Receipts advanced 0.6 percent following a 0.1 percent drop in the previous month, according to Commerce Department figures released Monday. That compared with the median estimate of economists for a 0.4 percent increase. So-called retail control-group sales, which are used to calculate gross domestic product and exclude food services, auto dealers, building-materials stores and gasoline stations, gained 0.4 percent, matching estimates.
The improvement in demand went beyond a bump in auto sales, as consumers went shopping at furniture and home stores along with electronics and appliance sellers. The results underscore that the declines from December to February were more of a pause following a post-hurricane spending binge. That supports the Federal Reserve’s view that such weakness was transitory, as well as the central bank’s outlook for two or three more interest-rate increases this year following a quarter-point hike in March.
“It’s nice to see the bounce-back here -- to me it’s just on trend,” Societe Generale senior U.S. economist Omair Sharif said. “If you look at the quarter as a whole, we’re not breaking out from the kind of real spending numbers we’ve seen the last several years.”
Eight of 13 major retail categories showed increases. Sales at health and personal-care stores rose 1.4 percent, the most in two years. Auto sales rose 2 percent, the most since September; a report last week showed purchases of cars and light trucks rose to a 17.4 million annualized rate in March, the fastest this year.
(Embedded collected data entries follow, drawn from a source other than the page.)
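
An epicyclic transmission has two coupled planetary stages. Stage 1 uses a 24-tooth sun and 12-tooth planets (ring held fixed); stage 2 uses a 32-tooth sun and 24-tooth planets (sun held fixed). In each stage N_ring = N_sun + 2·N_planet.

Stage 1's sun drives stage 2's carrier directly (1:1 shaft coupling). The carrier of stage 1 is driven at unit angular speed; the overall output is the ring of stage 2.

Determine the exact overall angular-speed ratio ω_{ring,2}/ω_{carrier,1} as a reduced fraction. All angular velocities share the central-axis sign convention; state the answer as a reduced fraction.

21/5

Stage 1: N_ring = 24 + 2·12 = 48
Stage 1: 24(ω_s−ω_c) = −48(ω_r−ω_c),  ω_r=0, ω_c=1
Stage 1: ω_s = 1 − (48/24)(0−1) = 3
  ⇒ ω_s¹/ω_c¹ = 3
Stage 2: N_ring = 32 + 2·24 = 80
Stage 2: 32(ω_s−ω_c) = −80(ω_r−ω_c),  ω_s=0, ω_c=1
Stage 2: ω_r = 1 − (32/80)(0−1) = 7/5
  ⇒ ω_r²/ω_c² = 7/5
Coupling ω_c² = ω_s¹ ⇒ overall = 3 × 7/5 = 21/5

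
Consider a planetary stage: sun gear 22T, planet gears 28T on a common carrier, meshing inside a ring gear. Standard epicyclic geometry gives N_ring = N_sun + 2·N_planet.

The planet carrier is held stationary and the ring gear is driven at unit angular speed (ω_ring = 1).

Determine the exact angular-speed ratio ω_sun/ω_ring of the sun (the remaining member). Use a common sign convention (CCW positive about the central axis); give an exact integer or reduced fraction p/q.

-39/11

N_ring = 22 + 2·28 = 78
22(ω_s−ω_c) = −78(ω_r−ω_c),  ω_c=0, ω_r=1
ω_s = 0 − (78/22)(1−0) = -39/11
ω_s/ω_r = -39/11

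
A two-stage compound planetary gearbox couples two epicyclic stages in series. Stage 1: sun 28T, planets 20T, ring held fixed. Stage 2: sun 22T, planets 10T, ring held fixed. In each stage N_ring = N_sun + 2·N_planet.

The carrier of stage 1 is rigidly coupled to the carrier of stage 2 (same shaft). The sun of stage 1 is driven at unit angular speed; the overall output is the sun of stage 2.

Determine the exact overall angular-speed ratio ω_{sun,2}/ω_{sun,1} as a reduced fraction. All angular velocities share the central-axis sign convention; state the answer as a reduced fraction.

28/33

Stage 1: N_ring = 28 + 2·20 = 68
Stage 1: 28(ω_s−ω_c) = −68(ω_r−ω_c),  ω_r=0, ω_s=1
Stage 1: 28(1−ω_c) = −68(0−ω_c)  ⇒  96ω_c = 28  ⇒  ω_c = 7/24
  ⇒ ω_c¹/ω_s¹ = 7/24
Stage 2: N_ring = 22 + 2·10 = 42
Stage 2: 22(ω_s−ω_c) = −42(ω_r−ω_c),  ω_r=0, ω_c=1
Stage 2: ω_s = 1 − (42/22)(0−1) = 32/11
  ⇒ ω_s²/ω_c² = 32/11
Coupling ω_c² = ω_c¹ ⇒ overall = 7/24 × 32/11 = 28/33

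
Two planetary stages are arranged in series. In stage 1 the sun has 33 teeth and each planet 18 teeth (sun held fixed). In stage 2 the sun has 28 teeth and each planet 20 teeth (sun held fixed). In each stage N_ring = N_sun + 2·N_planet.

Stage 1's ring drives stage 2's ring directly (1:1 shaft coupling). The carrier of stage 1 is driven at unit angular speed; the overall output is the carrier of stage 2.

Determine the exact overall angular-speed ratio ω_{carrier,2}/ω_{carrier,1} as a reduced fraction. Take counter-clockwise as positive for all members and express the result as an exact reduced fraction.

289/276

Stage 1: N_ring = 33 + 2·18 = 69
Stage 1: 33(ω_s−ω_c) = −69(ω_r−ω_c),  ω_s=0, ω_c=1
Stage 1: ω_r = 1 − (33/69)(0−1) = 34/23
  ⇒ ω_r¹/ω_c¹ = 34/23
Stage 2: N_ring = 28 + 2·20 = 68
Stage 2: 28(ω_s−ω_c) = −68(ω_r−ω_c),  ω_s=0, ω_r=1
Stage 2: 28(0−ω_c) = −68(1−ω_c)  ⇒  96ω_c = 68  ⇒  ω_c = 17/24
  ⇒ ω_c²/ω_r² = 17/24
Coupling ω_r² = ω_r¹ ⇒ overall = 34/23 × 17/24 = 289/276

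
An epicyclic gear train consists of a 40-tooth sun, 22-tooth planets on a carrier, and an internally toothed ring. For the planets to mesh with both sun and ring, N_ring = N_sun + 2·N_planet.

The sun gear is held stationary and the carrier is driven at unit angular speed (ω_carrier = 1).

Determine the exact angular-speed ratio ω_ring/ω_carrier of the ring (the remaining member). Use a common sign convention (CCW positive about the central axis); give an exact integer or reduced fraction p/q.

N_ring = 40 + 2·22 = 84
40(ω_s−ω_c) = −84(ω_r−ω_c),  ω_s=0, ω_c=1
ω_r = 1 − (40/84)(0−1) = 31/21
ω_r/ω_c = 31/21

31/21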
Weaker sales categories included building-materials stores, which fell 0.6 percent; apparel stores, down 0.8 percent; and sporting goods, hobby, book and music stores, off 1.8 percent, the most since December, the data showed.
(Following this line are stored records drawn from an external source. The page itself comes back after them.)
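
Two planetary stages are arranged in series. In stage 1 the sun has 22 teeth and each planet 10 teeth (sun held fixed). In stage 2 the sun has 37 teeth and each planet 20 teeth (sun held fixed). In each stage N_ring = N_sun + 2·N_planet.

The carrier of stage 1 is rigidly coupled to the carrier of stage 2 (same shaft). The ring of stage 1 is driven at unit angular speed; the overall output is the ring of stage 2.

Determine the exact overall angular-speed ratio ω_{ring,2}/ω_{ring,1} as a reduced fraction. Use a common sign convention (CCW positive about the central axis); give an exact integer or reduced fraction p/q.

Stage 1: N_ring = 22 + 2·10 = 42
Stage 1: 22(ω_s−ω_c) = −42(ω_r−ω_c),  ω_s=0, ω_r=1
Stage 1: 22(0−ω_c) = −42(1−ω_c)  ⇒  64ω_c = 42  ⇒  ω_c = 21/32
  ⇒ ω_c¹/ω_r¹ = 21/32
Stage 2: N_ring = 37 + 2·20 = 77
Stage 2: 37(ω_s−ω_c) = −77(ω_r−ω_c),  ω_s=0, ω_c=1
Stage 2: ω_r = 1 − (37/77)(0−1) = 114/77
  ⇒ ω_r²/ω_c² = 114/77
Coupling ω_c² = ω_c¹ ⇒ overall = 21/32 × 114/77 = 171/176

171/176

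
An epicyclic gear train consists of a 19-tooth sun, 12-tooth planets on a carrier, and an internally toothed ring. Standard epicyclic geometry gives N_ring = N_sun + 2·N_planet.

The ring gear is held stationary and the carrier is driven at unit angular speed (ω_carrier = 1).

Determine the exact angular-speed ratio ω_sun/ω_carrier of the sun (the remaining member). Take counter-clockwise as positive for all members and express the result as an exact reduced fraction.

62/19

N_ring = 19 + 2·12 = 43
19(ω_s−ω_c) = −43(ω_r−ω_c),  ω_r=0, ω_c=1
ω_s = 1 − (43/19)(0−1) = 62/19
ω_s/ω_c = 62/19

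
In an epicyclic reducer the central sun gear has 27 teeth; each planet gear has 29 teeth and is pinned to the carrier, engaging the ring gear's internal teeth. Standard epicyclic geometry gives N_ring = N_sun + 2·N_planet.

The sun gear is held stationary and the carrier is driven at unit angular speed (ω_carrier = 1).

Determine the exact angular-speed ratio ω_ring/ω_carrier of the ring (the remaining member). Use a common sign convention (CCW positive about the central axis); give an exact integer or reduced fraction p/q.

N_ring = 27 + 2·29 = 85
27(ω_s−ω_c) = −85(ω_r−ω_c),  ω_s=0, ω_c=1
ω_r = 1 − (27/85)(0−1) = 112/85
ω_r/ω_c = 112/85

112/85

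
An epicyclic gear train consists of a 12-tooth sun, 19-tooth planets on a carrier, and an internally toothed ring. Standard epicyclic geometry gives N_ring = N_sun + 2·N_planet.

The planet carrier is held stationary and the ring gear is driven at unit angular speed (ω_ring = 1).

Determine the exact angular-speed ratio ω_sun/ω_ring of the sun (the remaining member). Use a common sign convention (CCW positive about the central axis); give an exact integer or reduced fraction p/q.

N_ring = 12 + 2·19 = 50
12(ω_s−ω_c) = −50(ω_r−ω_c),  ω_c=0, ω_r=1
ω_s = 0 − (50/12)(1−0) = -25/6
ω_s/ω_r = -25/6

-25/6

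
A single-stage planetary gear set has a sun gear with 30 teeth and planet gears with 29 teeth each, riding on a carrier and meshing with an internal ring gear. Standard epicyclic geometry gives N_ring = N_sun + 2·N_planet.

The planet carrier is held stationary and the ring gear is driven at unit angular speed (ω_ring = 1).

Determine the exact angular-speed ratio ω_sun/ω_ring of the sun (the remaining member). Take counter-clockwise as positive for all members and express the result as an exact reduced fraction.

-44/15

N_ring = 30 + 2·29 = 88
30(ω_s−ω_c) = −88(ω_r−ω_c),  ω_c=0, ω_r=1
ω_s = 0 − (88/30)(1−0) = -44/15
ω_s/ω_r = -44/15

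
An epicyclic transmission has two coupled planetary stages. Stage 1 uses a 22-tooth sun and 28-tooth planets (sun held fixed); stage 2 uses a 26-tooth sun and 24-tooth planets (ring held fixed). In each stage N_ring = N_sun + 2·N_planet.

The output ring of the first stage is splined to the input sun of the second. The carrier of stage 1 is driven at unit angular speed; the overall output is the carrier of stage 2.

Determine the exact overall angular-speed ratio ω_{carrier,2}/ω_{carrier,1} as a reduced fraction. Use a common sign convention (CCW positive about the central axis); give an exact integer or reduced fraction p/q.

1/3

Stage 1: N_ring = 22 + 2·28 = 78
Stage 1: 22(ω_s−ω_c) = −78(ω_r−ω_c),  ω_s=0, ω_c=1
Stage 1: ω_r = 1 − (22/78)(0−1) = 50/39
  ⇒ ω_r¹/ω_c¹ = 50/39
Stage 2: N_ring = 26 + 2·24 = 74
Stage 2: 26(ω_s−ω_c) = −74(ω_r−ω_c),  ω_r=0, ω_s=1
Stage 2: 26(1−ω_c) = −74(0−ω_c)  ⇒  100ω_c = 26  ⇒  ω_c = 13/50
  ⇒ ω_c²/ω_s² = 13/50
Coupling ω_s² = ω_r¹ ⇒ overall = 50/39 × 13/50 = 1/3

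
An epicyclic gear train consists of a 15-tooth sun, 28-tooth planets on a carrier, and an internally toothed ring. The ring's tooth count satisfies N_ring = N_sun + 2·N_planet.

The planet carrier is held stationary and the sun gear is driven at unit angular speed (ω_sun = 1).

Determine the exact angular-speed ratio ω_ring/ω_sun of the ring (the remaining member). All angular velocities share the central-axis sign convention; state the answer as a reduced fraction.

-15/71

N_ring = 15 + 2·28 = 71
15(ω_s−ω_c) = −71(ω_r−ω_c),  ω_c=0, ω_s=1
ω_r = 0 − (15/71)(1−0) = -15/71
ω_r/ω_s = -15/71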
Consumer optimism has held at relatively high levels thanks to factors including job-market strength, rising wages and lower taxes. Refunds from 2017 returns may have also given retail sales a boost in March.
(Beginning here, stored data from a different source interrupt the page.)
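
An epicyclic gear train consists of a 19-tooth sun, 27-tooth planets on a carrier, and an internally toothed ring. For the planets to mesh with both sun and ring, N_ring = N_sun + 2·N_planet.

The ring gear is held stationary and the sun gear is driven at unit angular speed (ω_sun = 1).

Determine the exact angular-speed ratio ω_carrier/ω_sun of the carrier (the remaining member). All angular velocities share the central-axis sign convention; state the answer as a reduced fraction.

19/92

N_ring = 19 + 2·27 = 73
19(ω_s−ω_c) = −73(ω_r−ω_c),  ω_r=0, ω_s=1
19(1−ω_c) = −73(0−ω_c)  ⇒  92ω_c = 19  ⇒  ω_c = 19/92
ω_c/ω_s = 19/92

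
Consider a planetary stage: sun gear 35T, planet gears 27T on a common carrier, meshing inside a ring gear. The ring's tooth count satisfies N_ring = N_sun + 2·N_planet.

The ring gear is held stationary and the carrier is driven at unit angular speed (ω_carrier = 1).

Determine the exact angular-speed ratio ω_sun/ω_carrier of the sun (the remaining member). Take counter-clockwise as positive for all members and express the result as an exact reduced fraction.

124/35

N_ring = 35 + 2·27 = 89
35(ω_s−ω_c) = −89(ω_r−ω_c),  ω_r=0, ω_c=1
ω_s = 1 − (89/35)(0−1) = 124/35
ω_s/ω_c = 124/35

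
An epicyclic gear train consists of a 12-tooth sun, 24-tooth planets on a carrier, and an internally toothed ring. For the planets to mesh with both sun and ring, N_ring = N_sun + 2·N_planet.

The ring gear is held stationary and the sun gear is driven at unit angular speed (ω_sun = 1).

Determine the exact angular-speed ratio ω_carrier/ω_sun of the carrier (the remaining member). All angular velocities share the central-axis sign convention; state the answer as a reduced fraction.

1/6

N_ring = 12 + 2·24 = 60
12(ω_s−ω_c) = −60(ω_r−ω_c),  ω_r=0, ω_s=1
12(1−ω_c) = −60(0−ω_c)  ⇒  72ω_c = 12  ⇒  ω_c = 1/6
ω_c/ω_s = 1/6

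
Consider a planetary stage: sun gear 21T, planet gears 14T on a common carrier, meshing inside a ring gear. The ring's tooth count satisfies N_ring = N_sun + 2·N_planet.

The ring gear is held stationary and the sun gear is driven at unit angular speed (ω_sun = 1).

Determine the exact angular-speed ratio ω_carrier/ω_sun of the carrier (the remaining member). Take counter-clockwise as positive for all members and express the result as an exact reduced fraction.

N_ring = 21 + 2·14 = 49
21(ω_s−ω_c) = −49(ω_r−ω_c),  ω_r=0, ω_s=1
21(1−ω_c) = −49(0−ω_c)  ⇒  70ω_c = 21  ⇒  ω_c = 3/10
ω_c/ω_s = 3/10

3/10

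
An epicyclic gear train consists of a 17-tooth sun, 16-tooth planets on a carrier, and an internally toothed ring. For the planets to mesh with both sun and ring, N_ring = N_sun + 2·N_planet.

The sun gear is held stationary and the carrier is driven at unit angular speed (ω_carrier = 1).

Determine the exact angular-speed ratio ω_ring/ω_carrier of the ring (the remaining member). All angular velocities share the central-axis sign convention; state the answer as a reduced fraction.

N_ring = 17 + 2·16 = 49
17(ω_s−ω_c) = −49(ω_r−ω_c),  ω_s=0, ω_c=1
ω_r = 1 − (17/49)(0−1) = 66/49
ω_r/ω_c = 66/49

66/49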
Even with the bounceback, consumer spending probably expanded at a slower pace in the first quarter. Control-group sales rose at a 1 percent annualized rate over the last three months, compared with 7.6 percent in the three months through December.
What Our Economists SayThere are multiple possible explanations for the consumer soft patch in the first quarter: delayed tax refunds, high utility bills sapping financial resources, a rise in interest rates, payback for over-exuberant spending in the fourth quarter in anticipation of tax cuts and similarly payback for a surge in spending in the aftermath of hurricane season. Regardless, a healthy profile for wage and salary gains signals that households have the wherewithal to provide a firmer lift to growth in the current quarter.
-- Carl Riccadonna and Niraj Shah, Bloomberg Economics
Read more for the full reaction note on U.S. retail sales.
The relatively weak spending has kept estimates for economic growth in check, with analysts forecasting before Monday’s report that gross domestic product expanded at a 2.2 percent annualized pace in the January-March period, down from 2.9 percent in the previous quarter.
“We’ll see how well tax breaks work going forward -- the onus is now on the consumer,” Sharif said. “People were so built up on the economy and tax cuts, but our view is that it’s more steady than acceleration.”
The data on Monday also showed that a decline in gasoline costs, as reported last week in the Labor Department’s consumer-price index, may have weighed on filling-station receipts. Gas-station sales dropped 0.3 percent, the most since July, according to the Commerce report. Excluding automobiles and gasoline, sales advanced 0.3 percent for a second month.